Another post transcription modification of the mRNA precursor is the addition of a 200 units of adenosine monosphospates tail. The process starts with cleavage at the 3 terminal of the strand which is followed by a process of adenylation. This process is triggered by the presence of a polyadenylation signal sequence near the 3 terminal of the precursor followed by a second signal. The first signal is designated by 5AAUAAA3 while the second signal is designated by 5CA3 on the precursor RNA strand. The cleavage always takes place at the second signal sequence. A strand rich in GU sequence downstream is also essential in the polyadenylation process. This process begins as the transcription process ends. Because the cleavage happened specifically at the 3 most position on the poly (A) chain, the transcripts formed are homogeneous. However, some cells have been found to exhibit alternate cleavage where adenylation takes place at other sites within the site producing a variety of transcripts from a single precursor (Segref, pg 3256).

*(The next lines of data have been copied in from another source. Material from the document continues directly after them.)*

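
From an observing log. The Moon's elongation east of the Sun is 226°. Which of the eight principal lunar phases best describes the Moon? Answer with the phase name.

The waning gibbous sector spans roughly 202°–248°; 226° falls inside it.

waning gibbous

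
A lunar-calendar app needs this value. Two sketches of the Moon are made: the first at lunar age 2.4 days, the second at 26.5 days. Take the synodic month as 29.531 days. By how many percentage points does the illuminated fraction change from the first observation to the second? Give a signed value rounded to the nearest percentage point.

θ₁ = 360° × 2.4/29.531 = 29.3°, f₁ = (1 − cos θ₁)/2 = 0.064.
θ₂ = 360° × 26.5/29.531 = 323.1°, f₂ = (1 − cos θ₂)/2 = 0.100.
Change = f₂ − f₁ = +0.037 → +4 percentage points.

+4 percentage points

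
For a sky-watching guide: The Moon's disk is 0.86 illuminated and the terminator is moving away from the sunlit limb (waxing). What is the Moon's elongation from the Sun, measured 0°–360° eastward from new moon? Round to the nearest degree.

From f = (1 − cos θ)/2: cos θ = 1 − 2×0.86 = -0.720; arccos → 136.1°.
The Moon is waxing (0°–180°), so θ = 136.1° directly.

136°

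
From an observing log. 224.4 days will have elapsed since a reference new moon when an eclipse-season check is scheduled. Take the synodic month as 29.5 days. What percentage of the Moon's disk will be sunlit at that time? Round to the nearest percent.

89%

Reduce mod P: 224.4 − 7×29.5 = 17.90 d into the current lunation.
Phase angle: θ = 360°·(17.90 d)/(29.5 d) = 218.4°.
Illuminated fraction = (1 − cos 218.4°)/2 = (1 − (-0.783))/2 ≈ 0.892, so 89%.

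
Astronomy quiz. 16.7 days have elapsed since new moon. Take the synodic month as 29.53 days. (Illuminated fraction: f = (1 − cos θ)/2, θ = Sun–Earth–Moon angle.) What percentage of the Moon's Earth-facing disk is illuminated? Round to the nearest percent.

96%

Elongation θ = 360° × 16.7/29.53 ≈ 203.6°.
With cos θ = (-0.916), the lit fraction is (1 − (-0.916))/2 ≈ 0.958, so 96%.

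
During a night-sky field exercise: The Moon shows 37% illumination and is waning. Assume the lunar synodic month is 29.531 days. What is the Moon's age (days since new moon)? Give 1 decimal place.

Invert f = (1 − cos θ)/2 to get cos θ = 1 − 2(0.37) = 0.260, hence θ₀ = arccos 0.260 = 74.9°.
A waning Moon lies in 180°–360°, so θ = 360° − 74.9° = 285.1°.
Age = 29.531 × 285.1°/360° ≈ 23.38 days.

23.4 days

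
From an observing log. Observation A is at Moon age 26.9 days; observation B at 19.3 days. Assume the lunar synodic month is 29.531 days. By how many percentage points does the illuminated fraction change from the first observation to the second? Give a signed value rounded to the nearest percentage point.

+71 pp

First observation: θ = 360°·26.9/29.531 = 327.9°, so f = 0.076.
Second observation: θ = 235.3°, f = 0.785.
Δf = 0.785 − 0.076 = +0.708, i.e. +71 pp.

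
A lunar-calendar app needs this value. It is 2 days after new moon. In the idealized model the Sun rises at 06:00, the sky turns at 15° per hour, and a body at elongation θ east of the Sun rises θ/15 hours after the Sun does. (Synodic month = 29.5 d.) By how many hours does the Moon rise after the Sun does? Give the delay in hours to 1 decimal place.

Elongation θ = 360° × 2/29.5 ≈ 24.4°.
At 15° of sky rotation per hour, 24.4° corresponds to a 1.63 h lag.
So the Moon rises 1.63 h after the Sun.

1.6 h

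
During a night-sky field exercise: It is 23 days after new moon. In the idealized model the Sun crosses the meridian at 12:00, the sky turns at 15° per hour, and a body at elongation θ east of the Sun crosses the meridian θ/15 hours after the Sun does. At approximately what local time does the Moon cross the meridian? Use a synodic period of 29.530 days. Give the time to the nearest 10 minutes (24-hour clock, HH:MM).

The Moon has covered 23/29.530 of its cycle, so θ ≈ 360° × 23/29.530 = 280.4°.
At 15° of sky rotation per hour, 280.4° corresponds to a 18.69 h lag.
12:00 + 18.693 h ≈ 06:42 → 06:40 to the nearest ten minutes.

06:40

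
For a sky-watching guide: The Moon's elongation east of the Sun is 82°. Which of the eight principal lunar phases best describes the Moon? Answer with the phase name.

first quarter

82° lies in the first quarter sector of the 8-phase cycle.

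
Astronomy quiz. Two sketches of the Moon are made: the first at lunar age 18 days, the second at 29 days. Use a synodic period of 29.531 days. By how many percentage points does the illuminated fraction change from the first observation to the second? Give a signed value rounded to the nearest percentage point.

-88 percentage points

θ₁ = 360° × 18/29.531 = 219.4°, f₁ = (1 − cos θ₁)/2 = 0.886.
θ₂ = 360° × 29/29.531 = 353.5°, f₂ = (1 − cos θ₂)/2 = 0.003.
Change = f₂ − f₁ = -0.883 → -88 percentage points.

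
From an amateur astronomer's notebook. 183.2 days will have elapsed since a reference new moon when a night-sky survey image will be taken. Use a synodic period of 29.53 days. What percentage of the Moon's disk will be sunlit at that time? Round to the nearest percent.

36%

Reduce mod P: 183.2 − 6×29.53 = 6.02 d into the current lunation.
The Moon has covered 6.02/29.53 of its cycle, so θ ≈ 360° × 6.02/29.53 = 73.4°.
With cos θ = 0.286, the lit fraction is (1 − 0.286)/2 ≈ 0.357, so 36%.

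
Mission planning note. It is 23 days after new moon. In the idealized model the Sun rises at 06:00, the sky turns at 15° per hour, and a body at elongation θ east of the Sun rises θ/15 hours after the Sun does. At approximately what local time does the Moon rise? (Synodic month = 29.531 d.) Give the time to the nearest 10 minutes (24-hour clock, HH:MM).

Phase angle: θ = 360°·(23 d)/(29.531 d) = 280.4°.
Delay after the Sun = 280.4° / (15°/h) ≈ 18.69 h.
06:00 + 18.692 h ≈ 00:42 → 00:40 to the nearest ten minutes.

00:40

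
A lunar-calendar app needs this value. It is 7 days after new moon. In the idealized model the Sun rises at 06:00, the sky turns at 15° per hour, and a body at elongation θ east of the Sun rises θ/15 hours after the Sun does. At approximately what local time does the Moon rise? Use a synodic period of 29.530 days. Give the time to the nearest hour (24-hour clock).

12:00

Elongation θ = 360° × 7/29.530 ≈ 85.3°.
The Moon trails the Sun by θ/15 = 85.3/15 ≈ 5.69 hours.
06:00 + 5.69 h ≈ 11:41 → 12:00 to the nearest hour.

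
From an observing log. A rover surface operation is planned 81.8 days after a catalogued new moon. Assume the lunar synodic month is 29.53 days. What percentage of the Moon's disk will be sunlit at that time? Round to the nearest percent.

Reduce mod P: 81.8 − 2×29.53 = 22.74 d into the current lunation.
The Moon has covered 22.74/29.53 of its cycle, so θ ≈ 360° × 22.74/29.53 = 277.2°.
With cos θ = 0.126, the lit fraction is (1 − 0.126)/2 ≈ 0.437, so 44%.

44%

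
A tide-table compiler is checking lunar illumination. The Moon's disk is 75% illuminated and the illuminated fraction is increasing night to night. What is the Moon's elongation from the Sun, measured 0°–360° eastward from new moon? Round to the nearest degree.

120°

Invert f = (1 − cos θ)/2 to get cos θ = 1 − 2(0.75) = -0.500, hence θ₀ = arccos -0.500 = 120.0°.
Before full moon the principal value applies: θ = 120.0°.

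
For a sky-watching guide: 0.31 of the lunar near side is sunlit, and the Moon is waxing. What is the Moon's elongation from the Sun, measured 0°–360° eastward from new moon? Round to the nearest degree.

cos θ = 1 − 2f = 0.380, giving a principal value of 67.7°.
The Moon is waxing (0°–180°), so θ = 67.7° directly.

68°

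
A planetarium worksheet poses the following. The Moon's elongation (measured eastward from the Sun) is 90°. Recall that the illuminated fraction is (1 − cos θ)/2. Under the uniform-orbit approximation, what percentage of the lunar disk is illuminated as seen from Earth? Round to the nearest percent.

50%

f = (1 − cos 90°)/2 = (1 − 0.000)/2 ≈ 0.500, i.e. 50%.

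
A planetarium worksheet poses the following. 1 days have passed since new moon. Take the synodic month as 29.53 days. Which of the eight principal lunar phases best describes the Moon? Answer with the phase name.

new moon

At 1/29.53 of the cycle, θ ≈ 12° — the new moon range.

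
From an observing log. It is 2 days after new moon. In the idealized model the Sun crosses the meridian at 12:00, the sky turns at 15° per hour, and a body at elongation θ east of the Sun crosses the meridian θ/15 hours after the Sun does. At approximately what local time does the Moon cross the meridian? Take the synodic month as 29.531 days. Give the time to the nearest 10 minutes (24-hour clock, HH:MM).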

Splicing is also a major process that takes place before triplicates are exported to the cytoplasm. It involves removing the introns, the non coding segments, on the precursor. This process leaves the exons which are reconnected into a single molecule with continuous proteins codes. This splicing process can occur at any point during the transcription process depending on the protein being synthesized. The process is catalyzed by an enzyme complex known as splicesome. Following this modifications, the pre mRNA molecule forms complexes with the export proteins to form RNP. The formation of these complexes is essential for the recognition of the mRNA by the nuclear pore complexes. The adapter proteins and the export receptor TAP are the most important components of the RNP complex. The Export receptor TAP component causes the export of the mRNA to the cytoplasm by interacting with the adaptor protein and the nuclear pore complex. The adaptor protein on the other hand binds directly to the mRNA being exported (Huang and Joan, pp 900).